Friday, 21 February 2014

Five notes that changed the world

Rocking Minka to sleep, or trying to at least, I find myself making up silly lullabies. The scale I reach for instinctively is the major pentatonic. It's warm, soothing and has no jangling edges. It's perfect for the job.

For those unfamiliar with music theory, the major pentatonic scale, as its name suggests, has only five notes (as opposed to the usual seven of the Western system). If you have a keyboard to hand you can find it by playing all the white notes from C to C but missing out the fourth (F) and the seventh (B). Alternatively, just play the black notes, starting on F sharp.

The pentatonic scale is found the world over. It's particularly associated with the music of Africa and China but is found pretty much everywhere, not least within Scottish bagpipe tunes. If you play the same notes of the scale but starting on the fifth you get the minor pentatonic, the scale most often used on the Native American flute. There's a strong case for arguing that, whether major or minor, the pentatonic scale is a universal.
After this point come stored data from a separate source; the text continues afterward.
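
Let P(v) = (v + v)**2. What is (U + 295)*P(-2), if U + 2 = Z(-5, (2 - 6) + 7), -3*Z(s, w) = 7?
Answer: 13952/3 ≈ 4650.7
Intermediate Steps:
P(v) = 4*v**2 (P(v) = (2*v)**2 = 4*v**2)
Z(s, w) = -7/3 (Z(s, w) = -1/3*7 = -7/3)
U = -13/3 (U = -2 - 7/3 = -13/3 ≈ -4.3333)
(U + 295)*P(-2) = (-13/3 + 295)*(4*(-2)**2) = 872*(4*4)/3 = (872/3)*16 = 13952/3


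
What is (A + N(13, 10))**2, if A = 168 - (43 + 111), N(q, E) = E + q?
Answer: 1369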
Lacking the two most colourful degrees of the ordinary major scale, or any of the crunchy blue notes, it's nigh on impossible to play a bum note, hence the pentatonic tends to be the first scale that would-be improvisers learn. But it's precisely that sunny lack of tension which has meant that up to now I've never really known what to do with it. Preferring my scales more piquant, I've always found it rather uninspiring.

That clearly demonstrates a paucity of imagination on my behalf for in India, where the scale is known as Raag Bhopali, masters like Hariprasad Chaurasia and Shivkumar Sharma can find endless permutations within those five notes.




Clearly the lessons of fatherhood are as many as they are unexpected.

Sunday, 9 February 2014

On Troubadours, Sufism and Robert Graves

Like many people I know, I never had any idea what I wanted to do when I grew up, but in my teens I nursed a secret wish to be a medieval troubadour.


It probably had a lot to do with reading fantasy fiction, such as Robert Silverberg's Lord Valentine's Castle and Hans Bemmann's odd but beguiling fairy tale, The Stone and the Flute.



What could be finer than to be a minstrel, wandering carefree from place to place, mandolin on your back, singing songs of love? To a certain extent, that's exactly what I did...



...and what I do still, despite the rather obvious impediment of having been born nine hundred years too late.

According to the poet Robert Graves, the original medieval troubadours, who expounded the art of Courtly Love through poetry and song and who were embroiled with the heretical ideas of gnosticism and Catharism, owed their existence to Sufi mystics wandering up from Moorish Spain. Here's what he says in his Oxford Addresses on Poetry of 1961:

The troubadours' real debt was to Sufism...By the twelfth century, Morisco lutanists clad in motley and with bells on their ankles, had gone through all Provence singing love-ditties based on the Persian; from these the troubadours it seems, learned their code of behaviour.

Now I've learned to take anything Robert Graves says with a large pinch of salt. Never one to let fact get in the way of what he called 'poetic truth', he was of that patrician school whereby if you say something loud enough and with sufficient force, it must be true. I'm not sufficiently well-versed in medieval history to tell you if he's right or not.

But lately I've been listening to the music of Saieen Zahoor and starting to wonder if Graves wasn't onto something. Zahoor is a Sufi not from Persia but Pakistan and sure enough wanders the world, dressed in motley with bells on his ankles, singing songs of love; though his 'love-ditties', as Graves rather patronisingly put it, are in fact ancient and passionate devotional songs in praise of God. There's an intensity to both his extraordinary voice, and the droning, repetitive lines of the tumbi, that I find utterly transporting. Here's an early recording of him and I recommend listening to it in its entirety (music starts at 2.37).




If people like that had been wandering the byways of medieval Languedoc, I have no doubt I'd have dropped everything and gone running after them.